Modulation of intraocular pressure by adenosine agonists.

Abstract

Adenosine receptors have been shown to modulate a variety of physiological functions; however, little is known about the role these receptors play in the modulation of ocular function. To investigate the potential role of adenosine receptors in modulating intraocular pressure (IOP), the A1 agonist N6-cyclopentyladenosine (CPA), the nonselective adenosine agonist 5'-N-ethylcarboxamideadenosine (NECA) and the A2 agonist 8-phenylaminoadenosine (CV-1808) were evaluated.
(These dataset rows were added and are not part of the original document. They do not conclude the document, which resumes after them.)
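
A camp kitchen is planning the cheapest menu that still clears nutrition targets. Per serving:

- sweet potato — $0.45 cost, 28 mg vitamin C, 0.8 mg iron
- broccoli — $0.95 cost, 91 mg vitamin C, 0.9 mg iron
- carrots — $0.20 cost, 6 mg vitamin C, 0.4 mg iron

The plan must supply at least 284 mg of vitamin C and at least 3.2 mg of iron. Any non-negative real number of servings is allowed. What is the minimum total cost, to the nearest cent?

An LP optimum is at a vertex; with two nutrient constraints at most two foods are used. Check each candidate.
sweet potato only: max(284/28, 3.2/0.8) = 10.14 servings → $4.56.
broccoli only: max(284/91, 3.2/0.9) = 3.556 servings → $3.38.
carrots only: max(284/6, 3.2/0.4) = 47.33 servings → $9.47.
sweet potato + broccoli with both tight: 0.7479 servings and 2.891 servings → $3.08.
sweet potato + carrots with both targets exact would need a negative amount; discard.
broccoli + carrots with both tight: 3.045 servings and 1.148 servings → $3.12.
So the least-cost plan costs $3.08.

$3.08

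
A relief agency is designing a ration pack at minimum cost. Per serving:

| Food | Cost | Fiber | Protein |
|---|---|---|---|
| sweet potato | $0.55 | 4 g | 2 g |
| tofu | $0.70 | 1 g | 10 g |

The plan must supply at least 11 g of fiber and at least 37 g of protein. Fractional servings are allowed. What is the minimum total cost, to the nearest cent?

At the optimum either one food covers both requirements or two foods hit both targets exactly; no other combination can be cheaper.
sweet potato only: max(11/4, 37/2) = 18.5 servings → $10.18.
tofu only: max(11/1, 37/10) = 11 servings → $7.70.
sweet potato + tofu with both tight: 1.921 servings and 3.316 servings → $3.38.
Cheapest feasible corner: $3.38.

$3.38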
Topical administration of NECA produced a dose-related reduction in IOP. However, an initial ocular hypertension of 1 to 2 hours was also observed in rabbits treated with NECA. The administration of CPA (165 micrograms) resulted only in a reduction in IOP, while the administration of CV-1808 produced only an initial ocular hypertension. As adenosine A1 receptors have been shown to be negatively coupled to adenylate cyclase in several systems, CPA was evaluated for its ability to suppress cAMP formation in the isolated iris/ciliary body. CPA produced a dose-related suppression of cAMP accumulation induced by 10(-6) M forskolin (EC50 = 3.2 nM). These results indicate that selected adenosine agonists can modulate IOP. The ocular hypotension induced by adenosine agonists is consistent with the activation of adenosine A1 receptors and may involve the modulation of cAMP levels in the iris/ciliary body.